Estabeleceu-se um regime de trabalho de 24 horas,
nas quais se esperava a mínima estiagem para retomar as obras. Às vezes, eram
duas horas sem chuva para 22 de aguaceiro.
Se havia
uma vantagem, era a de que as poças indicavam os defeitos na pista e traziam
quero-queros para banhos de piscina. A fim de evitar mais lama, os candangos
tiravam com latas a água da chuva dos microlaguinhos que se formavam na pista.
A primeira estação de passageiros de Brasília era
um mimo da arquitetura moderna em madeira. Caixinha retangular com
treliças de um lado e estreito avarandado de outro.
O aeroporto era o ponto de encontro dos funcionários graduados.

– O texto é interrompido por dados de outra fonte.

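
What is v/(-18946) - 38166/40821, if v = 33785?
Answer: -700743507/257798222 ≈ -2.7182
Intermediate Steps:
v/(-18946) - 38166/40821 = 33785/(-18946) - 38166/40821 = 33785*(-1/18946) - 38166*1/40821 = -33785/18946 - 12722/13607 = -700743507/257798222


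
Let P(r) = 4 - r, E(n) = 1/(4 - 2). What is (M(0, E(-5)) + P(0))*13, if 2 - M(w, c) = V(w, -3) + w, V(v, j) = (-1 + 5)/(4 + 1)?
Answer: 338/5 ≈ 67.600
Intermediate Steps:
E(n) = ½ (E(n) = 1/2 = ½)
V(v, j) = ⅘ (V(v, j) = 4/5 = 4*(⅕) = ⅘)
M(w, c) = 6/5 - w (M(w, c) = 2 - (⅘ + w) = 2 + (-⅘ - w) = 6/5 - w)
(M(0, E(-5)) + P(0))*13 = ((6/5 - 1*0) + (4 - 1*0))*13 = ((6/5 + 0) + (4 + 0))*13 = (6/5 + 4)*13 = (26/5)*13 = 338/5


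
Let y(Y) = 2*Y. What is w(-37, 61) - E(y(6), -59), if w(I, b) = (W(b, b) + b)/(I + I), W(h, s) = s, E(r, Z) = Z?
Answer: 2122/37 ≈ 57.351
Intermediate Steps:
w(I, b) = b/I (w(I, b) = (b + b)/(I + I) = (2*b)/((2*I)) = (2*b)*(1/(2*I)) = b/I)
w(-37, 61) - E(y(6), -59) = 61/(-37) - 1*(-59) = 61*(-1/37) + 59 = -61/37 + 59 = 2122/37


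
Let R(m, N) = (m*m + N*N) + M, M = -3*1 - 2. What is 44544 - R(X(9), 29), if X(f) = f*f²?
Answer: -487733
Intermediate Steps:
X(f) = f³
M = -5 (M = -3 - 2 = -5)
R(m, N) = -5 + N² + m² (R(m, N) = (m*m + N*N) - 5 = (m² + N²) - 5 = (N² + m²) - 5 = -5 + N² + m²)
44544 - R(X(9), 29) = 44544 - (-5 + 29² + (9³)²) = 44544 - (-5 + 841 + 729²) = 44544 - (-5 + 841 + 531441) = 44544 - 1*532277 = 44544 - 532277 = -487733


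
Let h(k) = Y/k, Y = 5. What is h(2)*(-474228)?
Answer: -1185570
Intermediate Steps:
h(k) = 5/k
h(2)*(-474228) = (5/2)*(-474228) = -1185570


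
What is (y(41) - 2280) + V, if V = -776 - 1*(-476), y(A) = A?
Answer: -2539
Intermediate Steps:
V = -300 (V = -776 + 476 = -300)
(y(41) - 2280) + V = (41 - 2280) - 300 = -2239 - 300 = -2539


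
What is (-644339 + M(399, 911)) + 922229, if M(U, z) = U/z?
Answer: 253158189/911 ≈ 2.7789e+5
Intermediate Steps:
(-644339 + M(399, 911)) + 922229 = (-644339 + 399/911) + 922229 = -586992430/911 + 922229 = 253158189/911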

Era lá
que recebiam os jornais do Rio e de São Paulo, as encomendas da família, que
bisbilhotavam a chegada dos muitos visitantes brasileiros e estrangeiros, que
se pedia para algum passageiro levar uma carta. Surgiu a Associação dos
Frequentadores do Aeroporto de Brasília. ( Encontros e desencontros no aeroporto de uma cidade)

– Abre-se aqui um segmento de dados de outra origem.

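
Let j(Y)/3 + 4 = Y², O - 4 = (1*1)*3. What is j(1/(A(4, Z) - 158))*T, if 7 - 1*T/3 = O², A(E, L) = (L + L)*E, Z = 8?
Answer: 6679827/4418 ≈ 1512.0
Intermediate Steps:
A(E, L) = 2*E*L (A(E, L) = (2*L)*E = 2*E*L)
O = 7 (O = 4 + (1*1)*3 = 4 + 1*3 = 4 + 3 = 7)
T = -126 (T = 21 - 3*7² = 21 - 3*49 = 21 - 147 = -126)
j(Y) = -12 + 3*Y²
j(1/(A(4, Z) - 158))*T = (-12 + 3*(1/(2*4*8 - 158))²)*(-126) = (-12 + 3*(1/(64 - 158))²)*(-126) = (-12 + 3*(1/(-94))²)*(-126) = (-12 + 3*(-1/94)²)*(-126) = (-12 + 3*(1/8836))*(-126) = (-12 + 3/8836)*(-126) = -106029/8836*(-126) = 6679827/4418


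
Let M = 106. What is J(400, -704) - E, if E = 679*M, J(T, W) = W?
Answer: -72678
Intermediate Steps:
E = 71974 (E = 679*106 = 71974)
J(400, -704) - E = -704 - 1*71974 = -704 - 71974 = -72678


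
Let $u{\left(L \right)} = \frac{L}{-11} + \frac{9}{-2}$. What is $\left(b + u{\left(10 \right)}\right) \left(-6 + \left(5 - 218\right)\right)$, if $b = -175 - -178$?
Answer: $\frac{11607}{22} \approx 527.59$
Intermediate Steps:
$b = 3$ ($b = -175 + 178 = 3$)
$u{\left(L \right)} = - \frac{9}{2} - \frac{L}{11}$ ($u{\left(L \right)} = L \left(- \frac{1}{11}\right) + 9 \left(- \frac{1}{2}\right) = - \frac{L}{11} - \frac{9}{2} = - \frac{9}{2} - \frac{L}{11}$)
$\left(b + u{\left(10 \right)}\right) \left(-6 + \left(5 - 218\right)\right) = \left(3 - \frac{119}{22}\right) \left(-6 + \left(5 - 218\right)\right) = \left(3 - \frac{119}{22}\right) \left(-6 - 213\right) = \left(- \frac{53}{22}\right) \left(-219\right) = \frac{11607}{22}$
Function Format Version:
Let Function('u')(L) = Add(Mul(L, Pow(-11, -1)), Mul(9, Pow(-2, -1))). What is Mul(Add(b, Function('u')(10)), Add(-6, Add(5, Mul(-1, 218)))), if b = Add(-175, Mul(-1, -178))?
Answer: Rational(11607, 22) ≈ 527.59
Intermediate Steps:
b = 3 (b = Add(-175, 178) = 3)
Function('u')(L) = Add(Rational(-9, 2), Mul(Rational(-1, 11), L)) (Function('u')(L) = Add(Mul(L, Rational(-1, 11)), Mul(9, Rational(-1, 2))) = Add(Mul(Rational(-1, 11), L), Rational(-9, 2)) = Add(Rational(-9, 2), Mul(Rational(-1, 11), L)))
Mul(Add(b, Function('u')(10)), Add(-6, Add(5, Mul(-1, 218)))) = Mul(Add(3, Add(Rational(-9, 2), Mul(Rational(-1, 11), 10))), Add(-6, Add(5, Mul(-1, 218)))) = Mul(Add(3, Add(Rational(-9, 2), Rational(-10, 11))), Add(-6, Add(5, -218))) = Mul(Add(3, Rational(-119, 22)), Add(-6, -213)) = Mul(Rational(-53, 22), -219) = Rational(11607, 22)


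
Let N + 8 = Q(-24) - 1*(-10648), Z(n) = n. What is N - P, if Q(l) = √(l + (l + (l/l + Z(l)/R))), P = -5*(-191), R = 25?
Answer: 9685 + I*√1199/5 ≈ 9685.0 + 6.9253*I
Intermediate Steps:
P = 955
Q(l) = √(1 + 51*l/25) (Q(l) = √(l + (l + (l/l + l/25))) = √(l + (l + (1 + l*(1/25)))) = √(l + (l + (1 + l/25))) = √(l + (1 + 26*l/25)) = √(1 + 51*l/25))
N = 10640 + I*√1199/5 (N = -8 + (√(25 + 51*(-24))/5 - 1*(-10648)) = -8 + (√(25 - 1224)/5 + 10648) = -8 + (√(-1199)/5 + 10648) = -8 + ((I*√1199)/5 + 10648) = -8 + (I*√1199/5 + 10648) = -8 + (10648 + I*√1199/5) = 10640 + I*√1199/5 ≈ 10640.0 + 6.9253*I)
N - P = (10640 + I*√1199/5) - 1*955 = (10640 + I*√1199/5) - 955 = 9685 + I*√1199/5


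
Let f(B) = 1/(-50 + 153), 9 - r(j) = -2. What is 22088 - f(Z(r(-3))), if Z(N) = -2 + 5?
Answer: 2275063/103 ≈ 22088.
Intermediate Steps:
r(j) = 11 (r(j) = 9 - 1*(-2) = 9 + 2 = 11)
Z(N) = 3
f(B) = 1/103
22088 - f(Z(r(-3))) = 22088 - 1*1/103 = 22088 - 1/103 = 2275063/103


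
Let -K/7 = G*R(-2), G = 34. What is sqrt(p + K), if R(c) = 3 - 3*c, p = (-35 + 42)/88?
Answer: I*sqrt(4146758)/44 ≈ 46.281*I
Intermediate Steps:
p = 7/88 (p = 7*(1/88) = 7/88 ≈ 0.079545)
K = -2142 (K = -238*(3 - 3*(-2)) = -238*(3 + 6) = -238*9 = -7*306 = -2142)
sqrt(p + K) = sqrt(7/88 - 2142) = sqrt(-188489/88) = I*sqrt(4146758)/44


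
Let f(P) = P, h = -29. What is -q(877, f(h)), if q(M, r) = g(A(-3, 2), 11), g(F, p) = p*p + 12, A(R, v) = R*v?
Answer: -133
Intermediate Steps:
g(F, p) = 12 + p² (g(F, p) = p² + 12 = 12 + p²)
q(M, r) = 133 (q(M, r) = 12 + 11² = 12 + 121 = 133)
-q(877, f(h)) = -1*133 = -133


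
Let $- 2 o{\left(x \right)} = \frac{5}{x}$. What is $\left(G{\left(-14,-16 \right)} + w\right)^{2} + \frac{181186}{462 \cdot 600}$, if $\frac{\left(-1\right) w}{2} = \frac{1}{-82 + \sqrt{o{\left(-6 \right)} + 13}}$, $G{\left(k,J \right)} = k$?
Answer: $\frac{176130967031824097}{898765245239400} - \frac{9003280 \sqrt{483}}{6484597729} \approx 195.94$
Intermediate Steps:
$o{\left(x \right)} = - \frac{5}{2 x}$ ($o{\left(x \right)} = - \frac{5 \frac{1}{x}}{2} = - \frac{5}{2 x}$)
$w = - \frac{2}{-82 + \frac{\sqrt{483}}{6}}$ ($w = - \frac{2}{-82 + \sqrt{- \frac{5}{2 \left(-6\right)} + 13}} = - \frac{2}{-82 + \sqrt{\left(- \frac{5}{2}\right) \left(- \frac{1}{6}\right) + 13}} = - \frac{2}{-82 + \sqrt{\frac{5}{12} + 13}} = - \frac{2}{-82 + \sqrt{\frac{161}{12}}} = - \frac{2}{-82 + \frac{\sqrt{483}}{6}} \approx 0.025531$)
$\left(G{\left(-14,-16 \right)} + w\right)^{2} + \frac{181186}{462 \cdot 600} = \left(-14 + \left(\frac{1968}{80527} + \frac{4 \sqrt{483}}{80527}\right)\right)^{2} + \frac{181186}{462 \cdot 600} = \left(- \frac{1125410}{80527} + \frac{4 \sqrt{483}}{80527}\right)^{2} + \frac{181186}{277200} = \left(- \frac{1125410}{80527} + \frac{4 \sqrt{483}}{80527}\right)^{2} + 181186 \cdot \frac{1}{277200} = \left(- \frac{1125410}{80527} + \frac{4 \sqrt{483}}{80527}\right)^{2} + \frac{90593}{138600} = \frac{90593}{138600} + \left(- \frac{1125410}{80527} + \frac{4 \sqrt{483}}{80527}\right)^{2}$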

E se estávamos em Brasília, o projeto do
aeroporto definitivo tinha de ser de Oscar. O arquiteto fez
um desenho inspirado no Charles de Gaulle, de Paris, mas naquele começo dos
anos 1970 os militares não aceitaram que um comunista projetasse o aeroporto da
capital do Brasil. No projeto de Niemeyer, havia uma estação circular com
colunas que lembravam as do Palácio do Planalto. O arquiteto comunista
esperneou um bocado, mas não adiantou.
Passadas
duas décadas, o aeroporto voltou a ter a inspiração modernista de Oscar. Foi
quando o arquiteto Sérgio Parada desenhou um volume central, retangular,
ladeado por dois volumes circulares. Parada, de filiação moderna, desenvolveu o
projeto a partir do desenho original de Niemeyer.
Quando o
aeroporto foi privatizado, em 2012, houve nova ampliação, sem que o autor do
projeto fosse consultado. Sérgio Parada esperneou um bocado. Em vão. Mas o
desenho original está de pé.
O maior dos não-lugares de Brasília é o terceiro aeroporto mais pontual do mundo e também o
terceiro, no Brasil, em número de embarques e desembarques.
São
Paulo, no Brasil, e Miami, fora, são os destinos mais frequentes dos voos que
saem desta cidade que, como anjos, tem asas.